Jerry versus eBroker

In the early years of the club, the position of Treasurer rotated among three members (Andrea, Heidi and Jerry), so as not to overtax any one member. To keep everything more or less clear, all three names were on all the Loot Lizards accounts. This made it easier for any of the Treasurer pool to deal with bank, broker or dividend reinvestment program as required, and meant that if one Treasurer had a bad month, missed a meeting or got hit by a bus, one of the others could easily take over.

Because Loot Lizards are nothing if not cheap, we had the cheapest account we could find, which was a business savings account. This meant that checks to anyone had to be laundered through the Treasurer's personal checking account. The cash would be withdrawn from the Loot Lizards account, trucked across town to be deposited into the personal account of the Treasurer, then a Xerox copy had to be made of the check and stapled to the corresponding withdrawal slip for the records. (We killed a lot of trees those first few years.) The Treasurers referred to this practice as "the float."

Every once in awhile, we'd have a problem with one financial entity or another. One weekend afternoon, it fell to Jerry to have to resolve an issue with eBroker. Jerry had mailed them a check drawn on his personal account, and had put the account name and number on the memo line, something which had always worked just fine. But eBroker had returned a form letter to him, saying they couldn't figure out what account it belonged to or that he wasn't allowed to put money into the account, or some such problem and to call an eBroker representative for more information.

The phone conversation with eBroker that ensued lives in Loot Lizard legend.

It began politely enough, with Jerry attempting to figure out what the problem was with the check. It soon heated up when it became apparent that the software used by the eBroker representatives displayed only the first name on the list of people allowed to access account information, and Jerry was most audibly not Andrea.

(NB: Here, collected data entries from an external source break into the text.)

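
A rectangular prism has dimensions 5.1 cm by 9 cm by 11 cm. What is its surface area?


Shape: rectangular prism
l = 5.1 cm, w = 9 cm, h = 11 cm
Formula: SA = 2(lw + lh + wh)
lw = 45.9, lh = 56.1, wh = 99
lw + lh + wh = 201
SA = 2 * 201
SA = 402
402 cm^2


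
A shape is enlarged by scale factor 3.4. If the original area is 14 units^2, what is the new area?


Linear scale factor k = 3.4
Original area = 14 units^2
Rule: under a linear scaling by k, areas scale by k^2.
k^2 = 3.4^2 = 11.56
New area = 14 * 11.56
New area = 161.84
161.84 units^2


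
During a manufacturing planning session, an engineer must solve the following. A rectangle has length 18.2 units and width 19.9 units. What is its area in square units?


Shape: rectangle
Length l = 18.2 units, Width w = 19.9 units
Formula: A = l * w
A = 18.2 * 19.9
A = 362.18
362.18 units^2


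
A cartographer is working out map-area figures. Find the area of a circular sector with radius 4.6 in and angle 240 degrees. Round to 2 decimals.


Shape: circular sector
Radius r = 4.6 in, Angle = 240 degrees
Formula: A = (angle/360) * pi * r^2
r^2 = 21.16
Fraction of circle = 240/360
A = (240/360) * pi * 21.16
A = 14.106667 * pi
A = 44.32
44.32 in^2


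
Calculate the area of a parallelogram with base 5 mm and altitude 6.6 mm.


Shape: parallelogram
Base b = 5 mm, Height h = 6.6 mm
Formula: A = b * h
A = 5 * 6.6
A = 33
33 mm^2


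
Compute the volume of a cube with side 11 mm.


Shape: cube
Side s = 11 mm
Formula: V = s^3
V = 11 * 11 * 11
V = 121 * 11
V = 1331
1331 mm^3


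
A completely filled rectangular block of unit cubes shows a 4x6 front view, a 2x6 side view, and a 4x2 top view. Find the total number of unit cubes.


Orthographic views of a solid rectangular block:
Front view 4 x 6 -> length = 4, height = 6
Side view 2 x 6 -> width = 2, height = 6 (consistent)
Top view 4 x 2 -> confirms length = 4, width = 2
The block is 4 x 2 x 6.
Total unit cubes = 4 * 2 * 6 = 48
48 unit cubes


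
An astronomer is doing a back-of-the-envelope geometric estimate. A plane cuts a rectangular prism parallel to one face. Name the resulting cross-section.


Solid: rectangular prism
Cutting plane: parallel to one face
Visualize the intersection of the plane with the solid's surface.
The boundary of the cut region is a rectangle.
rectangle


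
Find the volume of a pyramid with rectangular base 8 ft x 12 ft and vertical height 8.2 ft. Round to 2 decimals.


Shape: rectangular pyramid
Base: 8 ft x 12 ft, Height h = 8.2 ft
Formula: V = (1/3) * base_area * h
base_area = 8 * 12 = 96
base_area * h = 96 * 8.2 = 787.2
V = 787.2 / 3
V = 262.4
262.4 ft^3


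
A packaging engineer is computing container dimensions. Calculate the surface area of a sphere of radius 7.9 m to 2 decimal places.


Shape: sphere
Radius r = 7.9 m
Formula: SA = 4 * pi * r^2
r^2 = 62.41
SA = 4 * pi * 62.41
SA = 249.64 * pi
SA = 784.27
784.27 m^2


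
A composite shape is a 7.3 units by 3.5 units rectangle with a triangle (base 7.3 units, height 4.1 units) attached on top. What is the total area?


Composite shape: rectangle + triangle
Rectangle area = 7.3 * 3.5 = 25.55
Triangle area = 0.5 * 7.3 * 4.1 = 14.965
Total = 25.55 + 14.965
Total = 40.515
40.515 units^2


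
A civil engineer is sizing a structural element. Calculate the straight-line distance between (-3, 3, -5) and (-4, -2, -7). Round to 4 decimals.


3D distance between two points
P1 = (-3, 3, -5), P2 = (-4, -2, -7)
Formula: d = sqrt((x2-x1)^2 + (y2-y1)^2 + (z2-z1)^2)
dx = -4 - -3 = -1
dy = -2 - 3 = -5
dz = -7 - -5 = -2
dx^2 + dy^2 + dz^2 = 1 + 25 + 4 = 30
d = sqrt(30)
d = 5.4772
5.4772 units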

By the time Andrea actually got to her answering machine, there were several messages from Heidi and Jerry getting progressively warmer about needing to call the broker, with trenchant diagnoses of exactly what might be ailing the representatives of said broker, or what could be ailing them, if only they were a little closer geographically, getting more and more anatomically explicit with each message.
 

"Sir, I'm shouldn't be discussing this account with you. You're not Andrea Zastrow."
"I just want to know what I have to do get this check deposited."
"Sir, I'm shouldn't be discussing this account with you. You're not Andrea Zastrow."
"Well, can you tell me what I'd do to get any check deposited to any account?"
"You put the account number on the memo line and fill out the deposit slip."
"But I did that and the check didn't get deposited."
"Sir, You are not Andrea Zastrow, so I cannot discuss this account with you"
"But.... I'm a signer on the account..... look up it"
"Sir, I cannot do that, you're not Andrea Zastrow"
"But I'm a trustee on the account!!!"
"Sir, you might be a trustee for this account, but I cannot give you that information since you are not Andrea Zastrow"
"But I already know that I'm a trustee on the account, I don't need you to tell me that!"
"Sir, this conversation is now being taped"
" I don't give a rat ass what's being taped, How the hell can I get $%^&&^% money into the account..... Can I at least ask if my check cleared?"
"Sir, You are not Andrea Zastrow, so I cannot discuss this account with you"
"But it's my check not Andrea Zastrow's check!"
Click......... And the eBroker representative hung up.
Jerry argued with them for some considerable time, with repeated requests to check their records for authorized Loot Lizards and frequent admonitions that the conversation was being tape recorded. Eventually, someone at eBroker managed to deposit the same check correctly. Go figure.